By Ed Sum (The Vintage Tempest)
One of my first reactions to first hearing about the comedy movie Popstar: Never Stop Never Stopping is in wondering if the story is going to be anything like Journey’s song, “Don’t Stop Believing?” In some ways, it does but forgoes the dynamics of a small town girl and a boy becoming close. Unlike the film, their success does not mean them breaking up and leading separate lives but instead examines how difficult it is to stay ahead of the game. In what’s presented is downright hilarious. This movie comes close to mirroring the ingenuity of This is Spinal Tap!

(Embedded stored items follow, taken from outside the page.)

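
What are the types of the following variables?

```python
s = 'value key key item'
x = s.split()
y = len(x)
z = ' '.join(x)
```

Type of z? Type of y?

str.join() returns str; len() returns int

str, int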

Very few musicians are lucky to consistently belong at the top of the music charts. Some struggle, like Conner Friel (Andy Samberg), to maintain their integrity. At the start of his career, he forms a rap trio, The Style Boyz with childhood friends Owen (Jorma Taccone) and Lawrence (Akiva Schaffer). They were set to be true pioneers during a musical award show simply referenced The Poppy’s. But when Lawrence hears Conner not giving credit to where it’s due, a rift forms. He leaves, and Owen almost does too… Unaware of all the hurt feelings going on due to Friel’s ever growing ego, this mockumentary goes places which are undeniably funny.
Plenty of names in the industry like Simon Cowell, Carrie Underwood and RZA land their hand in this film. A few more other performing artists (I don’t follow the hip-hop scene so some faces were unfamiliar) talk about how the group has influenced them. Friel (now known as Conner4Real) is not doing as well as a shaker now that he’s gone solo. Just like other films which explore the industry, like Begin Again, when producers get their hands on talents and shape the music in their image instead of the artist’s, problems are going to arise and integrity gets compromised. I recognize this formula too much in these type of movies. Josie and the Pussycats and Jem and the Holograms tell similar tales. But not every movie has a rival within its plot. When Conner an opening act with hip-hop artist, Hunter the Hungry (Chris Redd) to boost his popularity, eventually just who will rule the stage will create new conflict.
The parody works. Hungry is fuming by the end, showing what Conner has become in a twist of fate. Friel does not quite understand but does begin to see the error of his ways. While he tries to become a better person, the defining moment is when an individual close to him passes. His world is in a tailspin and in what gives this film heart is in how the bonds he had with his two best friends from his youth never went away. Just like Journey’s song, the best days of their lives (before they signed to a label) are recalled.
Lawrence never gave up his music. He just never talked about it while the world saw him simply take up a simpler life in farming. When fences were mended and Conner gets offered a chance to renew his career, the choices he has to make is going to be tough. Just like the best sports film, only one direction is obvious: team effort wins the day and the heart of this viewer seeking to escape a hot day outdoors. This movie is an underdog which will perform well in the video market, but in the theatres, it’s tough to be on top especially when Teenage Mutant Ninja Turtles 2 are in the house.